Move the declarations of the arrays to the top of the file.

PaulS

Code: [Select]
void CheckBlocks(int Block_1[], int Block_2[], int Block_3[], int Block_4[]){

This isn't right, either. You need to tell the function how big the arrays are, or pass pointers, instead. If you pass pointers, you'll need some sentinel value in the array so the function knows when it reaches the end, or you'll need to pass an explicit size for each (or all) array(s).

WizenedEE


Code: [Select]
void CheckBlocks(int Block_1[], int Block_2[], int Block_3[], int Block_4[]){

This isn't right, either. You need to tell the function how big the arrays are, or pass pointers, instead.
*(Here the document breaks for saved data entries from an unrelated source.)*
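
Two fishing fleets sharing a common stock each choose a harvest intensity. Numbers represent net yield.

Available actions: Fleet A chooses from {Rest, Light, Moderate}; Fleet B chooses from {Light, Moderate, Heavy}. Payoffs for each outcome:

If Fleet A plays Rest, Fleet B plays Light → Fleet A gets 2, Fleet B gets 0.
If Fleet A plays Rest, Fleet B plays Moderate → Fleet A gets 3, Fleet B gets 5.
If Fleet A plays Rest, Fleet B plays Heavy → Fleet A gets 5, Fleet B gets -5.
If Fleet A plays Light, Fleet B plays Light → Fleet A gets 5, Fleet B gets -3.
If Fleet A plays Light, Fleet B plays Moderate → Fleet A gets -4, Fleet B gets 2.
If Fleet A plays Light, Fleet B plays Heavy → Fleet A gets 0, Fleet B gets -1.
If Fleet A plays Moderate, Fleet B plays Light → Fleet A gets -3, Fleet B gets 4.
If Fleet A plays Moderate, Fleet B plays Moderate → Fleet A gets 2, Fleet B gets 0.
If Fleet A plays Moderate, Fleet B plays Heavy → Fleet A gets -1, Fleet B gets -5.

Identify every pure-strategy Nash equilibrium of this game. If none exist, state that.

Mark each player's best response to every combination of opponents' strategies; a profile where every player is best-responding is a pure Nash equilibrium.
Fleet A against Light: payoffs 2, 5, -3 → best response Light.
Fleet A against Moderate: payoffs 3, -4, 2 → best response Rest.
Fleet A against Heavy: payoffs 5, 0, -1 → best response Rest.
Fleet B against Rest: payoffs 0, 5, -5 → best response Moderate.
Fleet B against Light: payoffs -3, 2, -1 → best response Moderate.
Fleet B against Moderate: payoffs 4, 0, -5 → best response Light.
Mutual best responses: (Rest, Moderate).

(Rest, Moderate)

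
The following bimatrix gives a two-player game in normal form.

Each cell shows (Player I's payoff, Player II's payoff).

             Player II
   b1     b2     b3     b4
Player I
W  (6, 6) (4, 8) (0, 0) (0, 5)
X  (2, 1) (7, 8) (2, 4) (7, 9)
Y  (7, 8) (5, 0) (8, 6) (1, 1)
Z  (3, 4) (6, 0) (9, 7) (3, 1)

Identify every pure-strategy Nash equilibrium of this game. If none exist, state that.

Player I against b1: payoffs 6, 2, 7, 3 → best response Y.
Player I against b2: payoffs 4, 7, 5, 6 → best response X.
Player I against b3: payoffs 0, 2, 8, 9 → best response Z.
Player I against b4: payoffs 0, 7, 1, 3 → best response X.
Player II against W: payoffs 6, 8, 0, 5 → best response b2.
Player II against X: payoffs 1, 8, 4, 9 → best response b4.
Player II against Y: payoffs 8, 0, 6, 1 → best response b1.
Player II against Z: payoffs 4, 0, 7, 1 → best response b3.
Mutual best responses: (X, b4); (Y, b1); (Z, b3).

(X, b4); (Y, b1); (Z, b3)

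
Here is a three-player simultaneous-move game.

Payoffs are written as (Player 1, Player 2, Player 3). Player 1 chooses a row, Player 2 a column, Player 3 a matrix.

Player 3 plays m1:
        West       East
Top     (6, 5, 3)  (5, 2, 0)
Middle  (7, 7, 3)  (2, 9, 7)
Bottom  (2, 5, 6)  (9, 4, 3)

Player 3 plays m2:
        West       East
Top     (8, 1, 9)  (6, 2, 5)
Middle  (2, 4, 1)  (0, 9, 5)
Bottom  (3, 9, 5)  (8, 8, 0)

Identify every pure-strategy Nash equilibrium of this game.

No pure-strategy Nash equilibrium.

For each player, find the best response to each opponent profile; mutual best responses are the pure NE.
Player 1 against (West, m1): payoffs 6, 7, 2 → best response Middle.
Player 1 against (West, m2): payoffs 8, 2, 3 → best response Top.
Player 1 against (East, m1): payoffs 5, 2, 9 → best response Bottom.
Player 1 against (East, m2): payoffs 6, 0, 8 → best response Bottom.
Player 2 against (Top, m1): payoffs 5, 2 → best response West.
Player 2 against (Top, m2): payoffs 1, 2 → best response East.
Player 2 against (Middle, m1): payoffs 7, 9 → best response East.
Player 2 against (Middle, m2): payoffs 4, 9 → best response East.
Player 2 against (Bottom, m1): payoffs 5, 4 → best response West.
Player 2 against (Bottom, m2): payoffs 9, 8 → best response West.
Player 3 against (Top, West): payoffs 3, 9 → best response m2.
Player 3 against (Top, East): payoffs 0, 5 → best response m2.
Player 3 against (Middle, West): payoffs 3, 1 → best response m1.
Player 3 against (Middle, East): payoffs 7, 5 → best response m1.
Player 3 against (Bottom, West): payoffs 6, 5 → best response m1.
Player 3 against (Bottom, East): payoffs 3, 0 → best response m1.
No profile is a mutual best response for all players.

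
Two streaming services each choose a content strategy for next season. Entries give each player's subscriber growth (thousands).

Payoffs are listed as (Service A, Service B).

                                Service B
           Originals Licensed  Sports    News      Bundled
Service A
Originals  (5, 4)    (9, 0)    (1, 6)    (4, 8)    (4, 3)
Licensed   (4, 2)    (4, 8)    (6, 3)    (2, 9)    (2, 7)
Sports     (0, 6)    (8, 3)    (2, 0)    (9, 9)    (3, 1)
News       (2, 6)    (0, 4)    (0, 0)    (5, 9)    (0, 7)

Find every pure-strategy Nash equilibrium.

The unique pure-strategy Nash equilibrium is (Sports, News).

(Originals, Originals): Service B can switch to Sports (4 → 6). Not NE.
(Originals, Licensed): Service B can switch to Originals (0 → 4). Not NE.
(Originals, Sports): Service A can switch to Licensed (1 → 6). Not NE.
(Originals, News): Service A can switch to Sports (4 → 9). Not NE.
(Originals, Bundled): Service B can switch to Originals (3 → 4). Not NE.
(Licensed, Originals): Service A can switch to Originals (4 → 5). Not NE.
(Licensed, Licensed): Service A can switch to Originals (4 → 9). Not NE.
(Licensed, Sports): Service B can switch to Licensed (3 → 8). Not NE.
(Sports, News): Service A gets 9, best alternative 5; Service B gets 9, best alternative 6. No profitable deviation — NE.
(The remaining 11 profiles each have a profitable deviation by the same check.)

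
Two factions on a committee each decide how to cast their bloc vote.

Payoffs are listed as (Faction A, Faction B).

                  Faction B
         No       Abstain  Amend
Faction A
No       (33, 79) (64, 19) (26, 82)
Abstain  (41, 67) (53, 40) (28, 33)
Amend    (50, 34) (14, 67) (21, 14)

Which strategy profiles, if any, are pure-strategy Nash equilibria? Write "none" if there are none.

For each player, find the best response to each opponent profile; mutual best responses are the pure NE.
Faction A against No: payoffs 33, 41, 50 → best response Amend.
Faction A against Abstain: payoffs 64, 53, 14 → best response No.
Faction A against Amend: payoffs 26, 28, 21 → best response Abstain.
Faction B against No: payoffs 79, 19, 82 → best response Amend.
Faction B against Abstain: payoffs 67, 40, 33 → best response No.
Faction B against Amend: payoffs 34, 67, 14 → best response Abstain.
No profile is a mutual best response for all players.

No pure-strategy Nash equilibrium.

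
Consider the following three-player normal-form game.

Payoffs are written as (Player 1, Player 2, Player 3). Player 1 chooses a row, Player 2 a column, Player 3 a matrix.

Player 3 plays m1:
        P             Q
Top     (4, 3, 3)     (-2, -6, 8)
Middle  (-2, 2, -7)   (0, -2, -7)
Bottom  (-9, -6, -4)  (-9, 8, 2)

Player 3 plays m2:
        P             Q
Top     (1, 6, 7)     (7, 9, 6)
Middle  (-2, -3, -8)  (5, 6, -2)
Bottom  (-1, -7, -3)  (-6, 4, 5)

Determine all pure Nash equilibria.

Player 1 against (P, m1): payoffs 4, -2, -9 → best response Top.
Player 1 against (P, m2): payoffs 1, -2, -1 → best response Top.
Player 1 against (Q, m1): payoffs -2, 0, -9 → best response Middle.
Player 1 against (Q, m2): payoffs 7, 5, -6 → best response Top.
Player 2 against (Top, m1): payoffs 3, -6 → best response P.
Player 2 against (Top, m2): payoffs 6, 9 → best response Q.
Player 2 against (Middle, m1): payoffs 2, -2 → best response P.
Player 2 against (Middle, m2): payoffs -3, 6 → best response Q.
Player 2 against (Bottom, m1): payoffs -6, 8 → best response Q.
Player 2 against (Bottom, m2): payoffs -7, 4 → best response Q.
Player 3 against (Top, P): payoffs 3, 7 → best response m2.
Player 3 against (Top, Q): payoffs 8, 6 → best response m1.
Player 3 against (Middle, P): payoffs -7, -8 → best response m1.
Player 3 against (Middle, Q): payoffs -7, -2 → best response m2.
Player 3 against (Bottom, P): payoffs -4, -3 → best response m2.
Player 3 against (Bottom, Q): payoffs 2, 5 → best response m2.
No profile is a mutual best response for all players.

This game has no pure Nash equilibrium.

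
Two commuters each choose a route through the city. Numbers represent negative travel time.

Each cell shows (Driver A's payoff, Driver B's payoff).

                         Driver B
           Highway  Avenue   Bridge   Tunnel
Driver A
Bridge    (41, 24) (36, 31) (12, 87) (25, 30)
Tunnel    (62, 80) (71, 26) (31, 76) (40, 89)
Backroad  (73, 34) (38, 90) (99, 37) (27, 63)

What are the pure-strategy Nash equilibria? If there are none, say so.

(Tunnel, Tunnel)

Driver A against Highway: payoffs 41, 62, 73 → best response Backroad.
Driver A against Avenue: payoffs 36, 71, 38 → best response Tunnel.
Driver A against Bridge: payoffs 12, 31, 99 → best response Backroad.
Driver A against Tunnel: payoffs 25, 40, 27 → best response Tunnel.
Driver B against Bridge: payoffs 24, 31, 87, 30 → best response Bridge.
Driver B against Tunnel: payoffs 80, 26, 76, 89 → best response Tunnel.
Driver B against Backroad: payoffs 34, 90, 37, 63 → best response Avenue.
Mutual best responses: (Tunnel, Tunnel).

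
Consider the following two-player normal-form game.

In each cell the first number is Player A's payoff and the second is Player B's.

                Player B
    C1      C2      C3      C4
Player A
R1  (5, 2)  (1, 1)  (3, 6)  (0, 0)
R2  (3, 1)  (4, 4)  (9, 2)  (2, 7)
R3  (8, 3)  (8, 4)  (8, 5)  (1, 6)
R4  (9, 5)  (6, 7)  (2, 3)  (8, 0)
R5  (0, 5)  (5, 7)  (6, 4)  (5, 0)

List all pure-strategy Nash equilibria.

Player A against C1: payoffs 5, 3, 8, 9, 0 → best response R4.
Player A against C2: payoffs 1, 4, 8, 6, 5 → best response R3.
Player A against C3: payoffs 3, 9, 8, 2, 6 → best response R2.
Player A against C4: payoffs 0, 2, 1, 8, 5 → best response R4.
Player B against R1: payoffs 2, 1, 6, 0 → best response C3.
Player B against R2: payoffs 1, 4, 2, 7 → best response C4.
Player B against R3: payoffs 3, 4, 5, 6 → best response C4.
Player B against R4: payoffs 5, 7, 3, 0 → best response C2.
Player B against R5: payoffs 5, 7, 4, 0 → best response C2.
No profile is a mutual best response for all players.

This game has no pure Nash equilibrium.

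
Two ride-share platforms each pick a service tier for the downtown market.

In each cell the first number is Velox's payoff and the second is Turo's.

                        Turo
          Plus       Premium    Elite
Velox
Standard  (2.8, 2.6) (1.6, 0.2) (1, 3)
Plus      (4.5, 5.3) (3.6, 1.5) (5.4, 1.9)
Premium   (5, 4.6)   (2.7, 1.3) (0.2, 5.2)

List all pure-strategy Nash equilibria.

This game has no pure Nash equilibrium.

Check each profile: it is a Nash equilibrium iff no player can strictly gain by switching unilaterally.
(Standard, Plus): Velox can switch to Plus (2.8 → 4.5). Not NE.
(Standard, Premium): Velox can switch to Plus (1.6 → 3.6). Not NE.
(Standard, Elite): Velox can switch to Plus (1 → 5.4). Not NE.
(Plus, Plus): Velox can switch to Premium (4.5 → 5). Not NE.
(Plus, Premium): Turo can switch to Plus (1.5 → 5.3). Not NE.
(Plus, Elite): Turo can switch to Plus (1.9 → 5.3). Not NE.
(Premium, Plus): Turo can switch to Elite (4.6 → 5.2). Not NE.
(Premium, Premium): Velox can switch to Plus (2.7 → 3.6). Not NE.
(Premium, Elite): Velox can switch to Standard (0.2 → 1). Not NE.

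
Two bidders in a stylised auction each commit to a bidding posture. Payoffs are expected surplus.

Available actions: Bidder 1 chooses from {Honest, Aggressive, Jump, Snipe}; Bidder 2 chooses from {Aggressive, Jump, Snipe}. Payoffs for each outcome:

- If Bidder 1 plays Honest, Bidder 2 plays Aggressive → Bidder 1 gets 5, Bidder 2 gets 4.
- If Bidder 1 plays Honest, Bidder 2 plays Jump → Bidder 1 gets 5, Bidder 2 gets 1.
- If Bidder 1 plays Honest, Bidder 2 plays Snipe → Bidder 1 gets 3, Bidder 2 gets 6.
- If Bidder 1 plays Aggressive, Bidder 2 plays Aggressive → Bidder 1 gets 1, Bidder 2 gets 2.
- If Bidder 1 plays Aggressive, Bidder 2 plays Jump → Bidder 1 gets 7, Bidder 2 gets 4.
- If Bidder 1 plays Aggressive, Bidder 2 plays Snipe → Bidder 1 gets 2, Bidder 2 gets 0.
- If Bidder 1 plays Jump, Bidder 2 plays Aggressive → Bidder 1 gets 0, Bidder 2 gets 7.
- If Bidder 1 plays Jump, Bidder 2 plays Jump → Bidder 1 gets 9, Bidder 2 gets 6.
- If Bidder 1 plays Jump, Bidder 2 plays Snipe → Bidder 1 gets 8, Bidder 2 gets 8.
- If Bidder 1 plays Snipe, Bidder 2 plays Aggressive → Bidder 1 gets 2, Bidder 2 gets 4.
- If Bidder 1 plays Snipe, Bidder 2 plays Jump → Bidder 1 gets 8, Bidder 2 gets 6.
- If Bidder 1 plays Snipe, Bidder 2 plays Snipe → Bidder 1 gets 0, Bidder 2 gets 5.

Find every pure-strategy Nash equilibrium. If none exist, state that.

Pure NE: (Jump, Snipe)

Bidder 1 against Aggressive: payoffs 5, 1, 0, 2 → best response Honest.
Bidder 1 against Jump: payoffs 5, 7, 9, 8 → best response Jump.
Bidder 1 against Snipe: payoffs 3, 2, 8, 0 → best response Jump.
Bidder 2 against Honest: payoffs 4, 1, 6 → best response Snipe.
Bidder 2 against Aggressive: payoffs 2, 4, 0 → best response Jump.
Bidder 2 against Jump: payoffs 7, 6, 8 → best response Snipe.
Bidder 2 against Snipe: payoffs 4, 6, 5 → best response Jump.
Mutual best responses: (Jump, Snipe).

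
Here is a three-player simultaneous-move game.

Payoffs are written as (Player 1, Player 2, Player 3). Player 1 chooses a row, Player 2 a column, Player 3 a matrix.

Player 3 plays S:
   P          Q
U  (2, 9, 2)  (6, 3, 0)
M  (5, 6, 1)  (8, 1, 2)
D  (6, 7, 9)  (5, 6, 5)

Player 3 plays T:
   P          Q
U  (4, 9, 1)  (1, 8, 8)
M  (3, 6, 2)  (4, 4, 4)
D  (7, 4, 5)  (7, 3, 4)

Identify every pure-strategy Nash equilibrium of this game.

(D, P, S)

For each player, find the best response to each opponent profile; mutual best responses are the pure NE.
Player 1 against (P, S): payoffs 2, 5, 6 → best response D.
Player 1 against (P, T): payoffs 4, 3, 7 → best response D.
Player 1 against (Q, S): payoffs 6, 8, 5 → best response M.
Player 1 against (Q, T): payoffs 1, 4, 7 → best response D.
Player 2 against (U, S): payoffs 9, 3 → best response P.
Player 2 against (U, T): payoffs 9, 8 → best response P.
Player 2 against (M, S): payoffs 6, 1 → best response P.
Player 2 against (M, T): payoffs 6, 4 → best response P.
Player 2 against (D, S): payoffs 7, 6 → best response P.
Player 2 against (D, T): payoffs 4, 3 → best response P.
Player 3 against (U, P): payoffs 2, 1 → best response S.
Player 3 against (U, Q): payoffs 0, 8 → best response T.
Player 3 against (M, P): payoffs 1, 2 → best response T.
Player 3 against (M, Q): payoffs 2, 4 → best response T.
Player 3 against (D, P): payoffs 9, 5 → best response S.
Player 3 against (D, Q): payoffs 5, 4 → best response S.
Mutual best responses: (D, P, S).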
If you pass pointers, you'll need some sentinel value in the array so the function knows when it reaches the end, or you'll need to pass an explicit size for each (or all) array(s).
No, that's correct. It's just syntactic sugar around passing pointers. And he's using the constant 16 for the length, although that should be Block_Size. With just moving the void setup() { line, it compiles fine.